Generally, all the commodities included in the construction’ of index numbers are not of equal importance. Therefore, if the index numbers are to be representative, proper weights should be assigned to the commodities according to their relative importance.

For example, the prices of books will be given more weightage while preparing the cost-of-living index for teachers than while preparing the cost-of-living index for the workers. Weights should be unbiased and be rationally and not arbitrarily selected.

6. Calculation.

**SOME IMPORTANT INDEX NUMBERS**

Consumer price index Consumer price index (CPI), also known as the cost of living index, measures the average change in retail prices. Consider the statement that the CPI for industrial workers (2001=100) is 277 in December 2014. What does this statement mean? It means that if the industrial worker was spending Rs 100 in 2001 for a typical basket of commodities, he needs Rs 277 in December 2014 to be able to buy an identical basket of commodities. It is not necessary that he/she buys the basket. Consumer Price Index Number Government agencies in India prepare a large number of consumer price index numbers.
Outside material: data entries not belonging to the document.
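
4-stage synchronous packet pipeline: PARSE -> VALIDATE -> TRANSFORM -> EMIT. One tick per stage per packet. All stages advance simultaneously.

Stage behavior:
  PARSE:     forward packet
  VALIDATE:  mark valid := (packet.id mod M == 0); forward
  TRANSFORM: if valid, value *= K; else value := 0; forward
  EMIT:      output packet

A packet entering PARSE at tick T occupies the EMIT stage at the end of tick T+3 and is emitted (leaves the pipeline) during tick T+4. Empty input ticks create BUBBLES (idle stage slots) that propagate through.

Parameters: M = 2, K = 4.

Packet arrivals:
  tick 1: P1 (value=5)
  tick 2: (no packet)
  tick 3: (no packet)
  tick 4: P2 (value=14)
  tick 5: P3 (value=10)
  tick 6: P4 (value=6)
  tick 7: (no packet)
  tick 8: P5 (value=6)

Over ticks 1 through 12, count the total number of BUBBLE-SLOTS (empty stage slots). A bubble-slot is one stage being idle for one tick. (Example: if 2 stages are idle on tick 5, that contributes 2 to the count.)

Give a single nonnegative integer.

Tick 1: [PARSE:P1(v=5,ok=F), VALIDATE:-, TRANSFORM:-, EMIT:-] out:-; bubbles=3
Tick 2: [PARSE:-, VALIDATE:P1(v=5,ok=F), TRANSFORM:-, EMIT:-] out:-; bubbles=3
Tick 3: [PARSE:-, VALIDATE:-, TRANSFORM:P1(v=0,ok=F), EMIT:-] out:-; bubbles=3
Tick 4: [PARSE:P2(v=14,ok=F), VALIDATE:-, TRANSFORM:-, EMIT:P1(v=0,ok=F)] out:-; bubbles=2
Tick 5: [PARSE:P3(v=10,ok=F), VALIDATE:P2(v=14,ok=T), TRANSFORM:-, EMIT:-] out:P1(v=0); bubbles=2
Tick 6: [PARSE:P4(v=6,ok=F), VALIDATE:P3(v=10,ok=F), TRANSFORM:P2(v=56,ok=T), EMIT:-] out:-; bubbles=1
Tick 7: [PARSE:-, VALIDATE:P4(v=6,ok=T), TRANSFORM:P3(v=0,ok=F), EMIT:P2(v=56,ok=T)] out:-; bubbles=1
Tick 8: [PARSE:P5(v=6,ok=F), VALIDATE:-, TRANSFORM:P4(v=24,ok=T), EMIT:P3(v=0,ok=F)] out:P2(v=56); bubbles=1
Tick 9: [PARSE:-, VALIDATE:P5(v=6,ok=F), TRANSFORM:-, EMIT:P4(v=24,ok=T)] out:P3(v=0); bubbles=2
Tick 10: [PARSE:-, VALIDATE:-, TRANSFORM:P5(v=0,ok=F), EMIT:-] out:P4(v=24); bubbles=3
Tick 11: [PARSE:-, VALIDATE:-, TRANSFORM:-, EMIT:P5(v=0,ok=F)] out:-; bubbles=3
Tick 12: [PARSE:-, VALIDATE:-, TRANSFORM:-, EMIT:-] out:P5(v=0); bubbles=4
Total bubble-slots: 28

Answer: 28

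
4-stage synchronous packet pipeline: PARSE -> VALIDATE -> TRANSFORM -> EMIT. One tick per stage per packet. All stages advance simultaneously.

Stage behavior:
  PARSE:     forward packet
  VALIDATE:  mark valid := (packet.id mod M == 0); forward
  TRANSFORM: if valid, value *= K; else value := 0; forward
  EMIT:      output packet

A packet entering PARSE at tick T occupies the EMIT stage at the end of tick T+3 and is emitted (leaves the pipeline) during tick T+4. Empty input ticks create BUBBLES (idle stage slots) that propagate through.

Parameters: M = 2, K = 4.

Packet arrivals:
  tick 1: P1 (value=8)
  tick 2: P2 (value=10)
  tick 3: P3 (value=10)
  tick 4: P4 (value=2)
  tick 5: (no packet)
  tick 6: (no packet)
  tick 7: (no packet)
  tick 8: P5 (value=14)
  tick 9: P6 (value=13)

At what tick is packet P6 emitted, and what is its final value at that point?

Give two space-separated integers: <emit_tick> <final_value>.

Answer: 13 52

Derivation:
Tick 1: [PARSE:P1(v=8,ok=F), VALIDATE:-, TRANSFORM:-, EMIT:-] out:-; in:P1
Tick 2: [PARSE:P2(v=10,ok=F), VALIDATE:P1(v=8,ok=F), TRANSFORM:-, EMIT:-] out:-; in:P2
Tick 3: [PARSE:P3(v=10,ok=F), VALIDATE:P2(v=10,ok=T), TRANSFORM:P1(v=0,ok=F), EMIT:-] out:-; in:P3
Tick 4: [PARSE:P4(v=2,ok=F), VALIDATE:P3(v=10,ok=F), TRANSFORM:P2(v=40,ok=T), EMIT:P1(v=0,ok=F)] out:-; in:P4
Tick 5: [PARSE:-, VALIDATE:P4(v=2,ok=T), TRANSFORM:P3(v=0,ok=F), EMIT:P2(v=40,ok=T)] out:P1(v=0); in:-
Tick 6: [PARSE:-, VALIDATE:-, TRANSFORM:P4(v=8,ok=T), EMIT:P3(v=0,ok=F)] out:P2(v=40); in:-
Tick 7: [PARSE:-, VALIDATE:-, TRANSFORM:-, EMIT:P4(v=8,ok=T)] out:P3(v=0); in:-
Tick 8: [PARSE:P5(v=14,ok=F), VALIDATE:-, TRANSFORM:-, EMIT:-] out:P4(v=8); in:P5
Tick 9: [PARSE:P6(v=13,ok=F), VALIDATE:P5(v=14,ok=F), TRANSFORM:-, EMIT:-] out:-; in:P6
Tick 10: [PARSE:-, VALIDATE:P6(v=13,ok=T), TRANSFORM:P5(v=0,ok=F), EMIT:-] out:-; in:-
Tick 11: [PARSE:-, VALIDATE:-, TRANSFORM:P6(v=52,ok=T), EMIT:P5(v=0,ok=F)] out:-; in:-
Tick 12: [PARSE:-, VALIDATE:-, TRANSFORM:-, EMIT:P6(v=52,ok=T)] out:P5(v=0); in:-
Tick 13: [PARSE:-, VALIDATE:-, TRANSFORM:-, EMIT:-] out:P6(v=52); in:-
P6: arrives tick 9, valid=True (id=6, id%2=0), emit tick 13, final value 52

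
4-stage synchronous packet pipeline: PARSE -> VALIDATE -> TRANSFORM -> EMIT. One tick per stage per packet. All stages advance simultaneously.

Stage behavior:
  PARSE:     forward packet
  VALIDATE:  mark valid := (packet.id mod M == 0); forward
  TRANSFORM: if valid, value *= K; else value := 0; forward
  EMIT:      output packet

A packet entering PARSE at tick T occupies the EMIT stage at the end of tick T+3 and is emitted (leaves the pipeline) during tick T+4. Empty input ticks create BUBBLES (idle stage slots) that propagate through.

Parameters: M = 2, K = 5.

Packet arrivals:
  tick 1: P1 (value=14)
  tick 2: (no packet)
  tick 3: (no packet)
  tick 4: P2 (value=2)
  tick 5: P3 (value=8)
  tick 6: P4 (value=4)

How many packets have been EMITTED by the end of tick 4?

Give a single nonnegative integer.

Tick 1: [PARSE:P1(v=14,ok=F), VALIDATE:-, TRANSFORM:-, EMIT:-] out:-; in:P1
Tick 2: [PARSE:-, VALIDATE:P1(v=14,ok=F), TRANSFORM:-, EMIT:-] out:-; in:-
Tick 3: [PARSE:-, VALIDATE:-, TRANSFORM:P1(v=0,ok=F), EMIT:-] out:-; in:-
Tick 4: [PARSE:P2(v=2,ok=F), VALIDATE:-, TRANSFORM:-, EMIT:P1(v=0,ok=F)] out:-; in:P2
Emitted by tick 4: []

Answer: 0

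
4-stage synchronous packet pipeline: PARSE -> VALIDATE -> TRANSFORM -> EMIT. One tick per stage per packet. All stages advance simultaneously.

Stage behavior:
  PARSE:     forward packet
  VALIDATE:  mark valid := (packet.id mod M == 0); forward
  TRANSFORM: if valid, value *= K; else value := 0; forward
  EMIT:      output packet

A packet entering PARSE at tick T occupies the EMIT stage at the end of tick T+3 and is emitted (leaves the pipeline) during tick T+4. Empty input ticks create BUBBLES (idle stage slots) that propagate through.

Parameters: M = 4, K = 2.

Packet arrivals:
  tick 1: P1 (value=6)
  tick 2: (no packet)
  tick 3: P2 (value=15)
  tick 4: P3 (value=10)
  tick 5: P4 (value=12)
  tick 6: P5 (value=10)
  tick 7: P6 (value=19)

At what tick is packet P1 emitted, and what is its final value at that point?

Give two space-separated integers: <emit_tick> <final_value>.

Tick 1: [PARSE:P1(v=6,ok=F), VALIDATE:-, TRANSFORM:-, EMIT:-] out:-; in:P1
Tick 2: [PARSE:-, VALIDATE:P1(v=6,ok=F), TRANSFORM:-, EMIT:-] out:-; in:-
Tick 3: [PARSE:P2(v=15,ok=F), VALIDATE:-, TRANSFORM:P1(v=0,ok=F), EMIT:-] out:-; in:P2
Tick 4: [PARSE:P3(v=10,ok=F), VALIDATE:P2(v=15,ok=F), TRANSFORM:-, EMIT:P1(v=0,ok=F)] out:-; in:P3
Tick 5: [PARSE:P4(v=12,ok=F), VALIDATE:P3(v=10,ok=F), TRANSFORM:P2(v=0,ok=F), EMIT:-] out:P1(v=0); in:P4
Tick 6: [PARSE:P5(v=10,ok=F), VALIDATE:P4(v=12,ok=T), TRANSFORM:P3(v=0,ok=F), EMIT:P2(v=0,ok=F)] out:-; in:P5
Tick 7: [PARSE:P6(v=19,ok=F), VALIDATE:P5(v=10,ok=F), TRANSFORM:P4(v=24,ok=T), EMIT:P3(v=0,ok=F)] out:P2(v=0); in:P6
Tick 8: [PARSE:-, VALIDATE:P6(v=19,ok=F), TRANSFORM:P5(v=0,ok=F), EMIT:P4(v=24,ok=T)] out:P3(v=0); in:-
Tick 9: [PARSE:-, VALIDATE:-, TRANSFORM:P6(v=0,ok=F), EMIT:P5(v=0,ok=F)] out:P4(v=24); in:-
Tick 10: [PARSE:-, VALIDATE:-, TRANSFORM:-, EMIT:P6(v=0,ok=F)] out:P5(v=0); in:-
Tick 11: [PARSE:-, VALIDATE:-, TRANSFORM:-, EMIT:-] out:P6(v=0); in:-
P1: arrives tick 1, valid=False (id=1, id%4=1), emit tick 5, final value 0

Answer: 5 0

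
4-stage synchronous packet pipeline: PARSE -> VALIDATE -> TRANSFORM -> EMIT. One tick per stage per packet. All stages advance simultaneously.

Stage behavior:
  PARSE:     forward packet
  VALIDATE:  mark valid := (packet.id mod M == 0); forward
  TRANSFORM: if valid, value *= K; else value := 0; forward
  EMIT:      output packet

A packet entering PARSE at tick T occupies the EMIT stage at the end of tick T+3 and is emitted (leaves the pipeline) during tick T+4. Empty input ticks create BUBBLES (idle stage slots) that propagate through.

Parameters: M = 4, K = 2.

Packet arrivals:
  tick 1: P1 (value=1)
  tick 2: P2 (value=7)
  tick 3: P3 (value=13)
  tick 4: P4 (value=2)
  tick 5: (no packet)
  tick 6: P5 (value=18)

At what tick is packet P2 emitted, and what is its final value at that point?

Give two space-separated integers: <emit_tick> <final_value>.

Tick 1: [PARSE:P1(v=1,ok=F), VALIDATE:-, TRANSFORM:-, EMIT:-] out:-; in:P1
Tick 2: [PARSE:P2(v=7,ok=F), VALIDATE:P1(v=1,ok=F), TRANSFORM:-, EMIT:-] out:-; in:P2
Tick 3: [PARSE:P3(v=13,ok=F), VALIDATE:P2(v=7,ok=F), TRANSFORM:P1(v=0,ok=F), EMIT:-] out:-; in:P3
Tick 4: [PARSE:P4(v=2,ok=F), VALIDATE:P3(v=13,ok=F), TRANSFORM:P2(v=0,ok=F), EMIT:P1(v=0,ok=F)] out:-; in:P4
Tick 5: [PARSE:-, VALIDATE:P4(v=2,ok=T), TRANSFORM:P3(v=0,ok=F), EMIT:P2(v=0,ok=F)] out:P1(v=0); in:-
Tick 6: [PARSE:P5(v=18,ok=F), VALIDATE:-, TRANSFORM:P4(v=4,ok=T), EMIT:P3(v=0,ok=F)] out:P2(v=0); in:P5
Tick 7: [PARSE:-, VALIDATE:P5(v=18,ok=F), TRANSFORM:-, EMIT:P4(v=4,ok=T)] out:P3(v=0); in:-
Tick 8: [PARSE:-, VALIDATE:-, TRANSFORM:P5(v=0,ok=F), EMIT:-] out:P4(v=4); in:-
Tick 9: [PARSE:-, VALIDATE:-, TRANSFORM:-, EMIT:P5(v=0,ok=F)] out:-; in:-
Tick 10: [PARSE:-, VALIDATE:-, TRANSFORM:-, EMIT:-] out:P5(v=0); in:-
P2: arrives tick 2, valid=False (id=2, id%4=2), emit tick 6, final value 0

Answer: 6 0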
Some of them are as follows:

• Consumer Price Index Numbers for Industrial Workers with base 2001=100. Value of Index in May 2017 was 278.

• All-India Consumer Price Index Numbers for Agricultural Labourers with base 1986- 87=100. Value of Index in May 2017 was 872.

• All-India Consumer Price Index Numbers for Rural Labourers with base 1986-87=100. Value of Index in May 2017 was 878.

• All-India Rural Consumer Index with base 2012 = 100. Value of Index in May 2017 was 133.3

• All-India Urban Consumer Price Index with base 2012 = 100. Value of Index in May 2017 was 129.3

All-India Combined Consumer Price with base 2012 = 100. Value of Index in May 2017 was 131.4 In addition, these indices are available at the state level.

The Reserve Bank of India is using the All-India Combined Consumer Price Index as the main measure of how consumer prices are changing.

Therefore, some details are necessary about this index number. This index is now being prepared with base 2012 = 100 and many improvements have been made in accordance with international standards.

Wholesale Price Index The Wholesale price index number indicates the change in the general price level. Unlike the CPI, it does not have any reference consumer category. The Wholesale Price Index is now being prepared with base 2011-12 = 100. The value of the index for May 2017 was 112.8.

SENSEX

Sensex is the short form of Bombay Stock Exchange Sensitive Index with 1978–79 as base. The value of the sensex is with reference to this period.

Consumer index number (CPI) or cost of living index numbers are helpful in wage negotiation, formulation of income policy, price policy, rent control, taxation and general economic policy formulation.

• The wholesale price index (WPI) is used to eliminate the effect of changes in prices on aggregates, such as national income, capital formation, etc.

• The WPI is widely used to measure the rate of inflation. CPI are used in calculating the purchasing power of money and real wage.